Iowa Gov. Branstad still supportive of statewide educational standards

"We're going to focus on things that improve achievement in Iowa”

DES MOINES — Gov. Terry Branstad reiterated his support for statewide educational standards Tuesday, even as some in his party call for the abolishment of the Iowa Department of Education.

“We’re going to continue to work with people on this,” Branstad said Tuesday, during his weekly news conference where he was joined by Department of Education Director Brad Buck.

“I want to make it clear Iowa was the last state in the nation to establish state standards for education,” Branstad said. “In the meantime, we fell from top in student achievement to the middle of the pack. We since adopted the Iowa Core.”

The governor’s comments came shortly after a meeting of the Polk County Republican Party Conservative Breakfast where state Sen. Brad Zaun, R-Urbandale, boasted about a bill he planned to introduce this session.

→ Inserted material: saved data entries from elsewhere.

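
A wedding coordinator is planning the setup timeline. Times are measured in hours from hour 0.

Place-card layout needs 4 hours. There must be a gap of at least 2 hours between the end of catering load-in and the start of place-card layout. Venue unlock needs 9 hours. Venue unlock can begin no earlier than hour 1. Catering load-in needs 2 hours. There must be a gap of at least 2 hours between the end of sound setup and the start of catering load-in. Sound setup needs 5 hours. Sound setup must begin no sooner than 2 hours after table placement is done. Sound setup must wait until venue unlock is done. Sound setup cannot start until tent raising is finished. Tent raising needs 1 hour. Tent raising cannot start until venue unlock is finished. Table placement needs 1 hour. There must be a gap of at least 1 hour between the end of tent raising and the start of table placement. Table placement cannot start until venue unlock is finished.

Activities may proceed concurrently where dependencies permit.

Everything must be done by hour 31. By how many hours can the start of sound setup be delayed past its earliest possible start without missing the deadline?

After its own release at hour 1, venue unlock can start at hour 1 and finishes at hour 10.
After venue unlock (finishes hour 10), tent raising can start at hour 10 and finishes at hour 11.
Table placement needs all of tent raising (finishes hour 11, plus 1-hour gap → hour 12); venue unlock (finishes hour 10). That puts its earliest start at hour 12; it finishes at 12 + 1 = hour 13.
Sound setup cannot start until table placement (finishes hour 13, plus 2-hour gap → hour 15); venue unlock (finishes hour 10); tent raising (finishes hour 11). The controlling bound is hour 15, so sound setup finishes at 15 + 5 = hour 20.

Working backward from the deadline:
Place-card layout has no dependents, so it just needs to finish by hour 31. Starting by 31 − 4 = hour 27 achieves that.
Since place-card layout (must start by hour 27, minus 2-hour gap → hour 25) depends on it, catering load-in must finish by hour 25. Backing off its 2-hour duration gives a latest start of hour 23.
Since catering load-in (must start by hour 23, minus 2-hour gap → hour 21) depends on it, sound setup must finish by hour 21. Backing off its 5-hour duration gives a latest start of hour 16.
So sound setup can start as early as hour 15 and as late as hour 16, giving 16 − 15 = 1 hour of slack.

1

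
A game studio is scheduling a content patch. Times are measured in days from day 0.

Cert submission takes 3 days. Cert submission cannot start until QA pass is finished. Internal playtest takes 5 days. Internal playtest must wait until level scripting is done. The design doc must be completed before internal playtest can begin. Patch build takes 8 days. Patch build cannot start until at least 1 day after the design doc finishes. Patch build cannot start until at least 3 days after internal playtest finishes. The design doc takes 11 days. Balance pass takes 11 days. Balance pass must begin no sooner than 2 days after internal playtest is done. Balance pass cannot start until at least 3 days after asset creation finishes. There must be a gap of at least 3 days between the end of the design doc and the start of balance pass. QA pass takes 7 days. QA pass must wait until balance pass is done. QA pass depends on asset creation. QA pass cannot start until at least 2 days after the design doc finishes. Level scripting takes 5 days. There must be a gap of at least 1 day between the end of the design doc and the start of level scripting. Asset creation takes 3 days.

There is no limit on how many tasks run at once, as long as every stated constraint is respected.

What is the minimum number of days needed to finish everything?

45

Asset creation can start immediately at day 0; it finishes at day 3.
Nothing blocks the design doc, so it runs from day 0 to day 11.
After the design doc (finishes day 11, plus 1-day gap → day 12), level scripting can start at day 12 and finishes at day 17.
Internal playtest has to wait for level scripting (finishes day 17); the design doc (finishes day 11). The latest of these is day 17, so internal playtest runs day 17 to 17 + 5 = day 22.
For patch build: the design doc (finishes day 11, plus 1-day gap → day 12); internal playtest (finishes day 22, plus 3-day gap → day 25). Taking the maximum gives a start of day 25, and it finishes at 25 + 8 = day 33.
Balance pass needs all of internal playtest (finishes day 22, plus 2-day gap → day 24); asset creation (finishes day 3, plus 3-day gap → day 6); the design doc (finishes day 11, plus 3-day gap → day 14). That puts its earliest start at day 24; it finishes at 24 + 11 = day 35.
QA pass has to wait for balance pass (finishes day 35); asset creation (finishes day 3); the design doc (finishes day 11, plus 2-day gap → day 13). The latest of these is day 35, so QA pass runs day 35 to 35 + 7 = day 42.
Cert submission waits on QA pass (finishes day 42), so it starts at day 42 and finishes at 42 + 3 = day 45.
All tasks are finished once the last one completes. Finish times: The design doc at 11, Asset creation at 3, Level scripting at 17, Internal playtest at 22, Balance pass at 35, QA pass at 42, Cert submission at 45, Patch build at 33. The latest is day 45.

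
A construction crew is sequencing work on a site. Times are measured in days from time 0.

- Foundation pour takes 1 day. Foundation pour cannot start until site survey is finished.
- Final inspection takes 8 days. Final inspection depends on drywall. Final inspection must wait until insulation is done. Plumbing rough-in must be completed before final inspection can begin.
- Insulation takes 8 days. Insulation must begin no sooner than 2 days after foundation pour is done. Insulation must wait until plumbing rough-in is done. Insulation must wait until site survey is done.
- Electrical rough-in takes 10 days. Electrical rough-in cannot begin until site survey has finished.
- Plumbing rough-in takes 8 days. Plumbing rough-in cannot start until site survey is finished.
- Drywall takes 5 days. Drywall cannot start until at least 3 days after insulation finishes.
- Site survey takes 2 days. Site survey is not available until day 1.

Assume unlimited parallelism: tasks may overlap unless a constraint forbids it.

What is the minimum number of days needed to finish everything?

Site survey waits on its own release at day 1, so it starts at day 1 and finishes at 1 + 2 = day 3.
Electrical rough-in cannot begin until site survey (finishes day 3). It runs from day 3 to 3 + 10 = day 13.
Plumbing rough-in cannot begin until site survey (finishes day 3). It runs from day 3 to 3 + 8 = day 11.
Foundation pour waits on site survey (finishes day 3), so it starts at day 3 and finishes at 3 + 1 = day 4.
Insulation has to wait for foundation pour (finishes day 4, plus 2-day gap → day 6); plumbing rough-in (finishes day 11); site survey (finishes day 3). The latest of these is day 11, so insulation runs day 11 to 11 + 8 = day 19.
Drywall cannot begin until insulation (finishes day 19, plus 3-day gap → day 22). It runs from day 22 to 22 + 5 = day 27.
Final inspection cannot start until drywall (finishes day 27); insulation (finishes day 19); plumbing rough-in (finishes day 11). The controlling bound is day 27, so final inspection finishes at 27 + 8 = day 35.
All tasks are finished once the last one completes. Finish times: Site survey at 3, Foundation pour at 4, Plumbing rough-in at 11, Electrical rough-in at 13, Insulation at 19, Drywall at 27, Final inspection at 35. The latest is day 35.

35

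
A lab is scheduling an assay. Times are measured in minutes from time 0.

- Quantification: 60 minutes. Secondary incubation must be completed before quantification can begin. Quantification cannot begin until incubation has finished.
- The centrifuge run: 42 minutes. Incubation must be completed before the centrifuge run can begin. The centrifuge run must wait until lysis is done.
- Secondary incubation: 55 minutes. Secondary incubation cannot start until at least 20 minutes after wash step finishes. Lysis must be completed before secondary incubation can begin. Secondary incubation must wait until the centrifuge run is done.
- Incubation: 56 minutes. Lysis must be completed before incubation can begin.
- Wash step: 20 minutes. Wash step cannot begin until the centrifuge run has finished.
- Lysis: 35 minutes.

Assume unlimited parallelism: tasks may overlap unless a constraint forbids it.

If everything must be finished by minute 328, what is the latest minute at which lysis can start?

Quantification must finish by minute 328; it takes 60 minutes, so it must start by 328 − 60 = minute 268.
Since quantification (must start by minute 268) depends on it, secondary incubation must finish by minute 268. Backing off its 55-minute duration gives a latest start of minute 213.
Since secondary incubation (must start by minute 213, minus 20-minute gap → minute 193) depends on it, wash step must finish by minute 193. Backing off its 20-minute duration gives a latest start of minute 173.
The centrifuge run has several dependents: wash step (must start by minute 173); secondary incubation (must start by minute 213). The earliest of those limits is minute 173, so the centrifuge run must start by 173 − 42 = minute 131.
Incubation has several dependents: the centrifuge run (must start by minute 131); quantification (must start by minute 268). The earliest of those limits is minute 131, so incubation must start by 131 − 56 = minute 75.
Lysis must finish in time for incubation (must start by minute 75); the centrifuge run (must start by minute 131); secondary incubation (must start by minute 213). The tightest is minute 75, so lysis must start by 75 − 35 = minute 40.

40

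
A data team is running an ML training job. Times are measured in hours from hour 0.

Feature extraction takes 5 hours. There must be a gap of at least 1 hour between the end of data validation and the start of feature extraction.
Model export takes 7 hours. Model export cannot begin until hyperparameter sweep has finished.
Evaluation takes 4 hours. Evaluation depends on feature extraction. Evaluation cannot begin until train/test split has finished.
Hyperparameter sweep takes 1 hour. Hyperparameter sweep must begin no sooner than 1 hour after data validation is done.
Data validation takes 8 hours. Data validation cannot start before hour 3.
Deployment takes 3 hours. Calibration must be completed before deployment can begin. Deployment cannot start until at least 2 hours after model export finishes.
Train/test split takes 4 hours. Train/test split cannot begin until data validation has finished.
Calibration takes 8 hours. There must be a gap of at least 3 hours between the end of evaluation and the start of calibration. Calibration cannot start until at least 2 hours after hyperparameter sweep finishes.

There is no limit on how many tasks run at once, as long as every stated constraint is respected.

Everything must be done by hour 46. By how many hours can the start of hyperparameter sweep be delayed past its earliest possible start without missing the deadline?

Data validation cannot begin until its own release at hour 3. It runs from hour 3 to 3 + 8 = hour 11.
Hyperparameter sweep cannot begin until data validation (finishes hour 11, plus 1-hour gap → hour 12). It runs from hour 12 to 12 + 1 = hour 13.

Working backward from the deadline:
Deployment has no dependents, so it just needs to finish by hour 46. Starting by 46 − 3 = hour 43 achieves that.
Calibration has to be done before deployment (must start by hour 43). That means finishing by hour 43, i.e. starting by 43 − 8 = hour 35.
Model export feeds into deployment (must start by hour 43, minus 2-hour gap → hour 41); so model export must finish by hour 41 and therefore start by hour 34.
For hyperparameter sweep: calibration (must start by hour 35, minus 2-hour gap → hour 33); model export (must start by hour 34). The most restrictive is hour 33; with a 1-hour duration, hyperparameter sweep must start by hour 32.
So hyperparameter sweep can start as early as hour 12 and as late as hour 32, giving 32 − 12 = 20 hours of slack.

20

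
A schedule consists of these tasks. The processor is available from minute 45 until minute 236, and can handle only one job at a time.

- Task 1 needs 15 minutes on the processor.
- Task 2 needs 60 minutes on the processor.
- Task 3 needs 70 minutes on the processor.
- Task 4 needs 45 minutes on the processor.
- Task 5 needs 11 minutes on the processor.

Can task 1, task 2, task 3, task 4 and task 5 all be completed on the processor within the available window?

No

The processor window is 236 − 45 = 191 minutes.
Running back to back, the jobs need 15 + 60 + 70 + 45 + 11 = 201 minutes on the processor.
Since 201 > 191, they cannot all fit.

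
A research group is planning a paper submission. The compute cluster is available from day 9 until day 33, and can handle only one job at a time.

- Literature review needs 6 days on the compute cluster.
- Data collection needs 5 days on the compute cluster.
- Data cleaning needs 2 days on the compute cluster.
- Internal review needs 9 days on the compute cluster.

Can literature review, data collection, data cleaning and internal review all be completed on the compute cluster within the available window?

Yes

The compute cluster window is 33 − 9 = 24 days.
Running back to back, the jobs need 6 + 5 + 2 + 9 = 22 days on the compute cluster.
Since 22 ≤ 24, they fit within the window.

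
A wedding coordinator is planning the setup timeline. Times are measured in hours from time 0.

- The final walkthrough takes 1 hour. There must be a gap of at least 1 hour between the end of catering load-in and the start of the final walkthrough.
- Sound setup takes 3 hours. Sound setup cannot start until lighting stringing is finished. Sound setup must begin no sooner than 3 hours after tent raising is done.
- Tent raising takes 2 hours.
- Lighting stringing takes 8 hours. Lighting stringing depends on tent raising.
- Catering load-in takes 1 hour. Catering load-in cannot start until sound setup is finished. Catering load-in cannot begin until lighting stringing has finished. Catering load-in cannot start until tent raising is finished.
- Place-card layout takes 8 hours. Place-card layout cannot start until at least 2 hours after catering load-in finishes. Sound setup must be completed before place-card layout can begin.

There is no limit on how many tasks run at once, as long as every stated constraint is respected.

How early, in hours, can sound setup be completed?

Tent raising has no prerequisites, so it starts at hour 0 and finishes at hour 2.
Lighting stringing cannot begin until tent raising (finishes hour 2). It runs from hour 2 to 2 + 8 = hour 10.
For sound setup: lighting stringing (finishes hour 10); tent raising (finishes hour 2, plus 3-hour gap → hour 5). Taking the maximum gives a start of hour 10, and it finishes at 10 + 3 = hour 13.

13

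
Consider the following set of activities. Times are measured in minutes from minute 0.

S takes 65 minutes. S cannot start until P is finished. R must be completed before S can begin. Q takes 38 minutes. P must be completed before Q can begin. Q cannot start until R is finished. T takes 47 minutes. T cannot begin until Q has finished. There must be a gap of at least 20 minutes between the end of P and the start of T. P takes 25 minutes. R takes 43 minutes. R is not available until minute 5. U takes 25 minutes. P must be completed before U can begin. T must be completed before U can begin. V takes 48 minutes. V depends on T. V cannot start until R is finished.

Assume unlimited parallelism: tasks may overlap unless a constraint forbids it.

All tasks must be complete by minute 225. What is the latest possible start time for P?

Nothing follows U; the deadline of minute 225 is its only limit. It must start by 225 − 25 = minute 200.
V has no dependents, so it just needs to finish by minute 225. Starting by 225 − 48 = minute 177 achieves that.
T has several dependents: U (must start by minute 200); V (must start by minute 177). The earliest of those limits is minute 177, so T must start by 177 − 47 = minute 130.
Q feeds into T (must start by minute 130); so Q must finish by minute 130 and therefore start by minute 92.
S must finish by minute 225; it takes 65 minutes, so it must start by 225 − 65 = minute 160.
P feeds Q (must start by minute 92); S (must start by minute 160); T (must start by minute 130, minus 20-minute gap → minute 110); U (must start by minute 200). Taking the minimum, P must finish by minute 92 and start by 92 − 25 = minute 67.

67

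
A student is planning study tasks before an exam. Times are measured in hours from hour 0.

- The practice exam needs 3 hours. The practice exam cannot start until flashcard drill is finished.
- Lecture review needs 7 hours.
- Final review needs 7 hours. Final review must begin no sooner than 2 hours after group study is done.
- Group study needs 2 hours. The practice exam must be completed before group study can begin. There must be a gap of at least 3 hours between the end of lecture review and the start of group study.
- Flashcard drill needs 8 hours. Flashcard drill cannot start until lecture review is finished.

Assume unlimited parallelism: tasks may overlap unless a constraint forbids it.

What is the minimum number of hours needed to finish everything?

29

Lecture review can start immediately at hour 0; it finishes at hour 7.
After lecture review (finishes hour 7), flashcard drill can start at hour 7 and finishes at hour 15.
The practice exam cannot begin until flashcard drill (finishes hour 15). It runs from hour 15 to 15 + 3 = hour 18.
Group study has to wait for the practice exam (finishes hour 18); lecture review (finishes hour 7, plus 3-hour gap → hour 10). The latest of these is hour 18, so group study runs hour 18 to 18 + 2 = hour 20.
After group study (finishes hour 20, plus 2-hour gap → hour 22), final review can start at hour 22 and finishes at hour 29.
All tasks are finished once the last one completes. Finish times: Lecture review at 7, Flashcard drill at 15, The practice exam at 18, Group study at 20, Final review at 29. The latest is hour 29.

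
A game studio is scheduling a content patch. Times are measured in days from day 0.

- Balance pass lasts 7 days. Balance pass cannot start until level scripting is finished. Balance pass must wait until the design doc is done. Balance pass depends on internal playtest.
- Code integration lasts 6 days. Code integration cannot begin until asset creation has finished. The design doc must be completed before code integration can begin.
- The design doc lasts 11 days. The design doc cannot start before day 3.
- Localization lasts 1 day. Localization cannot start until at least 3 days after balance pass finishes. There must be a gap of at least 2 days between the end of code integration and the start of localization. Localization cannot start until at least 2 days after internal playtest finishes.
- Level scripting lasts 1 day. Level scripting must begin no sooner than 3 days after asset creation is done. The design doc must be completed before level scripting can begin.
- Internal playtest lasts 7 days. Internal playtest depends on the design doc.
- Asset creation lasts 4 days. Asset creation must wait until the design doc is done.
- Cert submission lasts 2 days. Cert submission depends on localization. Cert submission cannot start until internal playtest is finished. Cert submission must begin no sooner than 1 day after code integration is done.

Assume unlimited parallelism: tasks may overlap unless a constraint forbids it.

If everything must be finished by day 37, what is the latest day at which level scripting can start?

To finish by day 37, cert submission (duration 2) must start no later than day 35.
Localization has to be done before cert submission (must start by day 35). That means finishing by day 35, i.e. starting by 35 − 1 = day 34.
Since localization (must start by day 34, minus 3-day gap → day 31) depends on it, balance pass must finish by day 31. Backing off its 7-day duration gives a latest start of day 24.
Level scripting has to be done before balance pass (must start by day 24). That means finishing by day 24, i.e. starting by 24 − 1 = day 23.

23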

“It’s a bill to shut down the Department of Education and give the school boards 100 percent control of what they do,” Zaun told the crowd. “Every day up at the Capitol, we tie (the) hands of our school boards. Those people are accountable. They know what’s best for their communities.”

Informed of Zaun’s comments, the governor chuckled.

“In Washington, D.C., I might agree with some of that, but I don’t agree with that here in Iowa,” he said. “I think we have a different system, and we’re trying to make sure we have something that meets the needs of Iowans that sets state standards but gives local control to putting together their own curriculum to meet the needs of the students in the individual school districts.”

Education standards have become an increasingly volatile political topic across the country as national testing consortiums get closer to rolling out standardized tests aligned to the Common Core.

The Common Core is an effort by the National Governor’s Association to develop an educational baseline for all 50 states. The Iowa Core is a state-specific set of standards that has to be fully implemented by the end of the 2015 school year.

Iowa is a governing state in one of the Common Core testing consortiums, called Smarter Balanced, but Branstad stressed it doesn’t mean he favors a national exam.

He said he’s “tried to make it extremely clear that Iowa has our own standards, and we’re going to focus on things that improve achievement in Iowa.”

Buck, meanwhile, said a task force will make a recommendation on what test Iowa students should take as early as this fall.

He also said schools that have applied to start new teacher leadership and pay scales should know by the first week in March if they made the cut.

The program was the centerpiece of the 2013 education reform with the promise it would provide school districts an additional roughly $309 per student, per year to develop new career paths and pay models for teachers.

Every school district is expected to be part of the system at the conclusion of the three-year rollout.